I had already been initiated into the Sir Thomas White Lodge, and Tony duly followed, eventually rising to be Master. His masonic interest did not end there. He went on to join the Tommy White Chapter, eventually bossing that as well, the Public Schools Installed Master’s Lodge, Ruislip Chapter and later Wigton St. John’s Lodge. He achieved high rank in all the masonic disciplines.

His retirement was, sadly, marked by a very serious decline in his health, both physical and mental, and indeed his last years were an enormous burden, not only to himself, but also to his devoted wife and family.

He died peacefully in his sleep on 16th November with Margaret, Phil and Jim by his bedside. His funeral was held on 29th November on a glorious sunny day at Carlisle Crematorium, attended amongst many others, by OMTs Tony Wright, Richard Burt, Tommy Willcox, Dick Clack, Jeremy Gaskell – resplendent in OMT blazer - and myself, and many members of the North Harrow mafia.

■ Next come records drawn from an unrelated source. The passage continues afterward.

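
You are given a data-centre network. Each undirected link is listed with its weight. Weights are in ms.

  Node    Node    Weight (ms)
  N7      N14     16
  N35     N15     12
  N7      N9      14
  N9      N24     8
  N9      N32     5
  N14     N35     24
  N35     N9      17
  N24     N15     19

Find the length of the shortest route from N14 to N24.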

The final words are taken more or less verbatim, and with my grateful thanks, from a quite brilliant and moving Eulogy delivered during the service by son Phil on behalf of Tony’s family.

“Dad had a larger than life personality and frame and was a source of comfort, presence, authority, and as far as Wenzels the Bakers in North Harrow were concerned, a regular source of income. I always felt Dad guided us by example more than with words. However, as a young man I do recall occasions when he felt words were a more appropriate form of guidance, usually when I had the misguided notion that I knew best. With his legal background, we were guided through our youth by the mantra of “I do not want to be defending you in court”. Something which both Jim and I fortunately avoided. Dad steadfastly protected our family through tough times, never willingly bowing to outside pressure to influence his direction and our families’ growth, and he was always there for us when we needed him, whether with a fatherly look, a few well-chosen words, a funny action or a generous act that guided us on our way.”

I will miss his hearty laugh, his bushy eyebrows – which he steadfastly refused to have trimmed - and will never forget him. He was one-in-a-million, a wonderful playmate, bon viveur, expert on cream buns, companion and partner, a constant source of laughter and merriment. Farewell old friend!